36. Summing up the position as it obtained from various decisions of this Court, namely Rameshwar Dayal v. State of U.P.19, State of W.B. v. Tulsidas Mundhra20, Jamatraj Kewalji Govani v. State of Maharashtra21, Masalti v. State of U.P.22, Rajeswar Prosad Misra v. State of W.B.23 and R.B. Mithani v. State of Maharashtra24, the Court held:
"27. The principle of law that emerges from the views expressed by this Court in the above decisions is that the criminal court has ample power to summon any person as a witness or recall and re-examine any such person even if the evidence on both sides is closed and the jurisdiction of the court must obviously be dictated by exigency of the situation, and fair play and good sense appear to be the only safe guides and that only the requirements of justice command the examination of any person which would depend on the facts and circumstances of each case."

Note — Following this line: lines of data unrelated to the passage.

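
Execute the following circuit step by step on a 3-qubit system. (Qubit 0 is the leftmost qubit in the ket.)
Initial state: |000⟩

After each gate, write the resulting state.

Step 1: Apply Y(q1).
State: i|010⟩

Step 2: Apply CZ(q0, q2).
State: i|010⟩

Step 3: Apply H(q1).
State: (1/√2)i|000⟩ - (1/√2)i|010⟩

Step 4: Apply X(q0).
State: (1/√2)i|100⟩ - (1/√2)i|110⟩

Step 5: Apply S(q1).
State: (1/√2)i|100⟩ + 1/√2|110⟩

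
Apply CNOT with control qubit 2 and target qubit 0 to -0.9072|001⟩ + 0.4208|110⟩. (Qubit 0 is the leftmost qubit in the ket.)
-0.9072|101⟩ + 0.4208|110⟩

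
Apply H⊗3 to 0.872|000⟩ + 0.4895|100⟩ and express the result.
0.4814|000⟩ + 0.4814|001⟩ + 0.4814|010⟩ + 0.4814|011⟩ + 0.1352|100⟩ + 0.1352|101⟩ + 0.1352|110⟩ + 0.1352|111⟩

H⊗3 gives amp(|y⟩) = (1/2√2) Σ_x (−1)^(x·y) amp(|x⟩), where x·y is the number of positions in which both x and y have a 1.
|000⟩: (0.872 + 0.4895)/(2√2) = 0.4814
|001⟩: (0.872 + 0.4895)/(2√2) = 0.4814
|010⟩: (0.872 + 0.4895)/(2√2) = 0.4814
|011⟩: (0.872 + 0.4895)/(2√2) = 0.4814
|100⟩: (0.872 - 0.4895)/(2√2) = 0.1352
|101⟩: (0.872 - 0.4895)/(2√2) = 0.1352
|110⟩: (0.872 - 0.4895)/(2√2) = 0.1352
|111⟩: (0.872 - 0.4895)/(2√2) = 0.1352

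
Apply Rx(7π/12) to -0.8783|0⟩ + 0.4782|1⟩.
(-0.5347 - 0.3794i)|0⟩ + (0.2911 + 0.6968i)|1⟩

Rx(7π/12) = [[cos(θ/2), −i·sin(θ/2)], [−i·sin(θ/2), cos(θ/2)]]; θ = 7π/12, cos(θ/2) ≈ 0.608761, sin(θ/2) ≈ 0.793353.
With a = amp(|0⟩) = -0.8783 and b = amp(|1⟩) = 0.4782:
new amp(|0⟩) = (0.608761)·a + (-0.793353i)·b = (-0.5347 - 0.3794i)
new amp(|1⟩) = (-0.793353i)·a + (0.608761)·b = (0.2911 + 0.6968i)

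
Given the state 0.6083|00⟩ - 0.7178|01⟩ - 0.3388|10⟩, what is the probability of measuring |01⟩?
0.5152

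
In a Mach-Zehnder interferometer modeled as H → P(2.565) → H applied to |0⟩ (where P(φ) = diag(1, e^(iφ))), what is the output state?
(0.08084 + 0.2726i)|0⟩ + (0.9192 - 0.2726i)|1⟩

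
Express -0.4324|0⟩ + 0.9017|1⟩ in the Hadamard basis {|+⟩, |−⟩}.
0.3318|+⟩ - 0.9434|−⟩

With |ψ⟩ = α|0⟩ + β|1⟩, the Hadamard-basis coefficients are ⟨+|ψ⟩ = (α + β)/√2 and ⟨−|ψ⟩ = (α − β)/√2.
Here α = -0.4324, β = 0.9017: (α + β)/√2 = 0.3318, (α − β)/√2 = -0.9434.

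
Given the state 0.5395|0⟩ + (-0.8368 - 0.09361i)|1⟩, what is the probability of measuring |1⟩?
0.709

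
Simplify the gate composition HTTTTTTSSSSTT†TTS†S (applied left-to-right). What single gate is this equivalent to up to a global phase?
H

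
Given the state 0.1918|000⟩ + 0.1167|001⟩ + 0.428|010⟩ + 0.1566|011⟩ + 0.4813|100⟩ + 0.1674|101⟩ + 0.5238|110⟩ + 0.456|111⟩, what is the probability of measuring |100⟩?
0.2316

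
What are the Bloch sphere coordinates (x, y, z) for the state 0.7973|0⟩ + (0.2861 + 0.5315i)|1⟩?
(0.4562, 0.8475, 0.2713)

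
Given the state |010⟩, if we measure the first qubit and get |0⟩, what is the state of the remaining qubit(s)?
|10⟩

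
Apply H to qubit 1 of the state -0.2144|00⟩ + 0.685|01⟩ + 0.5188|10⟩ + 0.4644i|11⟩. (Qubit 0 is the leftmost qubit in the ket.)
0.3328|00⟩ - 0.636|01⟩ + (0.3668 + 0.3284i)|10⟩ + (0.3668 - 0.3284i)|11⟩

H on qubit 1 mixes each pair of kets that differ only in qubit 1: amplitudes (a, b) of (|…0…⟩, |…1…⟩) become ((a + b)/√2, (a − b)/√2). Kets absent from the input have amplitude 0.
(|00⟩, |01⟩): (a, b) = (-0.2144, 0.685) → (0.3328, -0.636)
(|10⟩, |11⟩): (a, b) = (0.5188, 0.4644i) → ((0.3668 + 0.3284i), (0.3668 - 0.3284i))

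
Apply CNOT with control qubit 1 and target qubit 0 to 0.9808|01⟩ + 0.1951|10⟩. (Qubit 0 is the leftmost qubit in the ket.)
0.1951|10⟩ + 0.9808|11⟩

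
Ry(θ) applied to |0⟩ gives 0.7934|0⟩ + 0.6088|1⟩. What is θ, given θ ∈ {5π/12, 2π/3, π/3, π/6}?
5π/12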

37. The power of the court is not constrained by the closure of evidence. Therefore, it is amply clear from the above discussion that the broad powers under Section 311 are to be governed by the requirement of justice. The power must be exercised wherever the court finds that any evidence is essential for the just decision of the case. The statutory provision goes to emphasise that the court is not a hapless bystander in the derailment of justice. Quite to the contrary, the court has a vital role to discharge in ensuring that the cause of discovering truth as an aid in the realization of justice is manifest."
Adverting to the facts of this case, this Court is of considered view that in the peculiar facts of this case, the impugned order dated 02.11.2022, which has been passed without ascertain as to whether any opportunity of cross-examination of PW-1 to PW-5 on behalf of the present revisionist was afforded to him or not and also without considering the law laid down by the Hon'ble Supreme Court in Varsha Garg's case (supra), is unsustainable.
The upshot of aforesaid discussion is that the instant criminal revision deserves to be allowed which is, thus, allowed. Consequently, the impugned order dated 02.11.2022 is hereby set aside.
It is directed to the learned trial court to dispose of the application 28B, dated 31.10.2022, under Section 311 Cr.P.C., moved by the revisionist, afresh by means of speaking and reasoned order with utmost expedition, in view of the observation made hereinabove.
It is needless to mention that in case learned trial Court after hearing a fresh, comes to the conclusion that in the interest of justice, it is necessary to recall the aforesaid witnesses, the same may be done on the date to be fixed by the learned trial Court without giving any further liberty to the revisionist to get the cross-examination deferred.
Learned trial Court shall also be at liberty to impose a reasonable cost which be given to the witnesses who is so recalled for cross-examination.
Office is directed to inform the court concerned about this order through fax/ e-mail forthwith.